RTPI To Reopen Museum To Public On Saturday
Closed since March 16, the Roger Tory Peterson Institute will reopen its museum on Saturday, July 18.
“My first official act, on my first day as the new CEO of the institute, was to close the museum to the public. It will be a relief and a joy to reopen our doors and welcome back our many friends and supporters,” said Arthur Pearson.
Technically, the museum could have reopened June 30 — that’s the day Governor Cuomo announced Phase Four reopening for Western New York. However, RTPI has taken extra time to ensure the health and safety of staff and visitors.
“Health and safety is our No. 1 priority,” Pearson said referring to the detailed reopening plan he and his staff have developed in accordance with guidelines provided by the CDC, the state of New York and the American Alliance of Museums, among others.
The plan lays out enhanced measures for minimizing risk while still providing for an engaging museum experience.
Initially, the total number of visitors allowed in the museum will be limited to one-third capacity to ensure everyone can maintain required social distancing. There will be signs posted limiting the number of people allowed per gallery. All visitors will be required to wear masks at all times — and to wear them “right.” Pearson and his staff have developed information signage that reminds visitors to wear masks over mouth and nose, using Roger Tory Peterson’s famous field guide art to demonstrate.
“Peterson was a great artist,” Pearson said. “He also was a great teacher.

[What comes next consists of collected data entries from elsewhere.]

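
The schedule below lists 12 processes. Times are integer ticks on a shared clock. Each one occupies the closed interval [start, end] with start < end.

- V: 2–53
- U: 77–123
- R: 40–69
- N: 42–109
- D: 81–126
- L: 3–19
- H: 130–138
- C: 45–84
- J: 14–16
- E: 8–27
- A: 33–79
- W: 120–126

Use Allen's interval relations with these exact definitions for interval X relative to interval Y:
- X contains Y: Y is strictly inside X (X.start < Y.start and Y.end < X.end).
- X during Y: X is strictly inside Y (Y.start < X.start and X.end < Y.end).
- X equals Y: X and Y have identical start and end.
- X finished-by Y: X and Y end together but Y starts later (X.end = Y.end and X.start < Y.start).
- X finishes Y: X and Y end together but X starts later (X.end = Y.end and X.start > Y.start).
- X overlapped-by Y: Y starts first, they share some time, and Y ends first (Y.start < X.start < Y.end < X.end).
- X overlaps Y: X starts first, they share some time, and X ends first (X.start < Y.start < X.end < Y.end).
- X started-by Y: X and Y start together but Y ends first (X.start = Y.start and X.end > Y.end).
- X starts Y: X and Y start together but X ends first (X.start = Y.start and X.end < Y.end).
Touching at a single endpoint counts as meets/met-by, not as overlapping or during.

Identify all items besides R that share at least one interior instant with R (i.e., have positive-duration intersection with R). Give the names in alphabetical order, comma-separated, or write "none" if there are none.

Target R = [40, 69].
A [33, 79] → contains → yes.
C [45, 84] → overlapped-by → yes.
D [81, 126] → after → no.
E [8, 27] → before → no.
H [130, 138] → after → no.
J [14, 16] → before → no.
L [3, 19] → before → no.
N [42, 109] → overlapped-by → yes.
U [77, 123] → after → no.
V [2, 53] → overlaps → yes.
W [120, 126] → after → no.
Result: A, C, N, V.

A, C, N, V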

We’re repurposing his iconic bird images throughout the museum to inform and instruct our visitors how to be safe while visiting us.”
Pearson hopes visitors will notice other things about the museum, as well.
“Being closed for four months was a huge strain, financially,” Pearson says. “But it also gave us time to rethink and retool a few things.”
As one example, RTPI conducted an analysis of museum sales over the past three years, leading to a complete refresh of its museum store.
“Everything came off the shelves,” said Jane Johnson, director of museum operations. “We restocked with new and priority items that better celebrate Roger’s legacy at the intersection of art and nature. We even adopted a new name: The Snowy Owl Museum Store.”
Emphasizing health and safety first, Pearson plans to roll out a schedule of programs and events to complement the refreshed and reopened museum.
“Our museum extends outdoors, as well, where we plan to host regular bird walks in our preserve and yoga classes on the back patio. We installed a picnic area in view of our new pollinator meadow and cafe tables in our outdoor courtyard — to encourage visitors to spend time with us — safely — surrounded by the beauty of nature, architecture and art,” Pearson said.
The Roger Tory Peterson Institute of Natural History is home to the largest, most comprehensive collection of Peterson’s artwork and related archival materials. Peterson, the only artist-naturalist to receive the Presidential Medal of Freedom, is best known for his field guides.
The first — A Field Guide to the Birds — published in 1934, sparked a worldwide movement to connect people with nature as never before. Peterson authored and illustrated dozens of guides — for birds, plants, insects and other natural flora and fauna — selling millions of copies and becoming an international ambassador for protecting our natural resources.
Today, the Peterson Collection anchors a exhibition schedule that also features the artwork of some of the world’s most revered nature artists. The collection is available to artists, researchers and scholars, and is used to anchor an array of education and research programs — all geared toward fostering an enduring love, appreciation and protection of our natural world.